Amer isn’t defending or celebrating that choice, to be sure, but is striving to find some answer for the roads sometimes taken.
Seeing her own experiences in some of Hasna’s struggles, and hoping that audiences may recognize or even empathize with them further underscores the film’s title “You Resemble Me.”
The long road to the film’s riveting conclusion is deliberate. A former journalist, Amer wants to provide some understanding and depth in contrast to sensational clickbait headlines of a never-ending news cycle.
Thus she began by conducting 300 hours of interviews with people familiar with the actual Hansa, some of whom also end up in the film. But rather than the majority of documentaries that insert re-enactments; hers is a scripted, beautifully shot theatrical film with the occasional jolts of documentary reality.
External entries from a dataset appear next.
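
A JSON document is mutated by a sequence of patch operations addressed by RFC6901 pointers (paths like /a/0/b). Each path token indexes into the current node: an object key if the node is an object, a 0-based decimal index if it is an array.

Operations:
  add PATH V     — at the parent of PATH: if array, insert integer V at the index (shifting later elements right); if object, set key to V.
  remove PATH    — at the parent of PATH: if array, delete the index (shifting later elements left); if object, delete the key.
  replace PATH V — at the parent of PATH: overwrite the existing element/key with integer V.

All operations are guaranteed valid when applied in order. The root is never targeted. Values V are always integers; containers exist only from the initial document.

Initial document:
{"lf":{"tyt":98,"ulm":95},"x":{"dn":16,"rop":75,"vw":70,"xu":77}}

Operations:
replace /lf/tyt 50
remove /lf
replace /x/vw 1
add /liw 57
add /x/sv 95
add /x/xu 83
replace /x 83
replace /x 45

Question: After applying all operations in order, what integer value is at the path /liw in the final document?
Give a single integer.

After op 1 (replace /lf/tyt 50): {"lf":{"tyt":50,"ulm":95},"x":{"dn":16,"rop":75,"vw":70,"xu":77}}
After op 2 (remove /lf): {"x":{"dn":16,"rop":75,"vw":70,"xu":77}}
After op 3 (replace /x/vw 1): {"x":{"dn":16,"rop":75,"vw":1,"xu":77}}
After op 4 (add /liw 57): {"liw":57,"x":{"dn":16,"rop":75,"vw":1,"xu":77}}
After op 5 (add /x/sv 95): {"liw":57,"x":{"dn":16,"rop":75,"sv":95,"vw":1,"xu":77}}
After op 6 (add /x/xu 83): {"liw":57,"x":{"dn":16,"rop":75,"sv":95,"vw":1,"xu":83}}
After op 7 (replace /x 83): {"liw":57,"x":83}
After op 8 (replace /x 45): {"liw":57,"x":45}
Value at /liw: 57

Answer: 57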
Much of the success of the storytelling is due to the actress Mouna Soualem, very expressive in portraying a woman who is alternately wounded, defiant, exuberant, mournful and determined. Amer takes a flight of fancy, though, in casting other women in the same role — to show how others see Hasna — as a lover, a saintly wife or a rebel (Amer herself is one of these roles). It’s a bit confusing at first, but is another example of the bold risk-taking she’s doing.
Lorenza Grimaudo and Ilonna Grimaudo are well cast as the young sisters — perhaps because they’re sisters already. It’s through their antics that draws the viewer into the story in the first place. The other standout in the cast is Alexandre Gonin as the cousin who draws her in.
No less than Spike Lee, Spike Jonze, Riz Ahmed and Abigail Disney all signed on as executive producers for the film because they responded to the importance and power of the storytelling and what it has to say about rage and 21st Century assimilation.